After all, what constitutes “legal” church? Your small group around the dinner table? Time in the woods reading your Bible? The 5 year olds Sunday School class you teach? Or is it only worship in the Big Church on Sunday?

If our whole heart belonged to Jesus, what would He desire? He’s not keen on rationalizing or self-centered consumerism, but He also has harsh words for the judgy pharisees.


Here’s one thing I know for sure. If participating in worship of some kind is optional, if it’s up for discussion each Sunday, it won’t happen more often than not. There will always be something tempting vying for our attention.

If you are someone who goes to church regularly, and I asked you “Why?” what would you say?

The question “Why go to church?” seems to surface a lot in these days of podcasts with world-class preachers and small groups full of people we like and absent of theology or politics we don’t.

You might just quote Hebrews 10:24-26 Let us consider how we may spur one another on toward love and good deeds,25 not giving up meeting together, as some are in the habit of doing, but encouraging one another—and all the more as you see the Day approaching.

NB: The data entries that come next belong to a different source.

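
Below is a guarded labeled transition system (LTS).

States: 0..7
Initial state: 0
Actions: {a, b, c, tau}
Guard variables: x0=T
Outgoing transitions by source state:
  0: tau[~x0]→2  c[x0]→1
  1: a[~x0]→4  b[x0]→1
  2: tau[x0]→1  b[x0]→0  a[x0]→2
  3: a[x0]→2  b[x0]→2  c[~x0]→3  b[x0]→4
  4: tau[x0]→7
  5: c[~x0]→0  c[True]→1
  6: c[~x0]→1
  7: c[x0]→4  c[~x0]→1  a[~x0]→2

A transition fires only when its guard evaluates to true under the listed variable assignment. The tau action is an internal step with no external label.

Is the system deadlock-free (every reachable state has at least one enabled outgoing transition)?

Answer: DEADLOCK-FREE

Working:
Reachable = {0,1}
  0: c→1  [1 exit(s)]
  1: b→1  [1 exit(s)]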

But when I was thinking about this recently, what came to mind was Joshua and Jericho and the walls.

We spend six days a week looking at walls –  walls of problems and people and pitfalls.

And they can seem overwhelming. Insurmountable even.

Church is not a place, but when we gather together as the Church I think we’re reminded that we’re not alone in our wall-facing.

In worship:

  • Together we can give each other a leg up to see over the wall. Maybe even climb on someone’s shoulders as we hear the faith stories of others, both in Scripture and in our community.
  • The Holy Spirit can give us bionic glasses to see through the wall. We see a different perspective, a godly perspective maybe, that we haven’t considered.
  • Gathering in worship reminds us that we have a powerful God who can make the walls come tumbling down.

IMG_3530These are all benefits to us.

But more than anything, we gather to worship because God is worthy.

When we replace worship with podcasts or even small groups, the element that is missing is the physical discipline of going to a place at a time that may be inconvenient or uncomfortable and bowing before our creator and saying “This is not about me. You alone are worthy of praise.”

That said, make sure you’re part of the right church for you. Maybe ask: Am I experiencing the wall tumbling listed above even occasionally?  Is it a community where transformative relationships are possible? Is there the opportunity to serve within my gift mix?

If you are someone who goes to church, and I asked you “Why?” what would you say?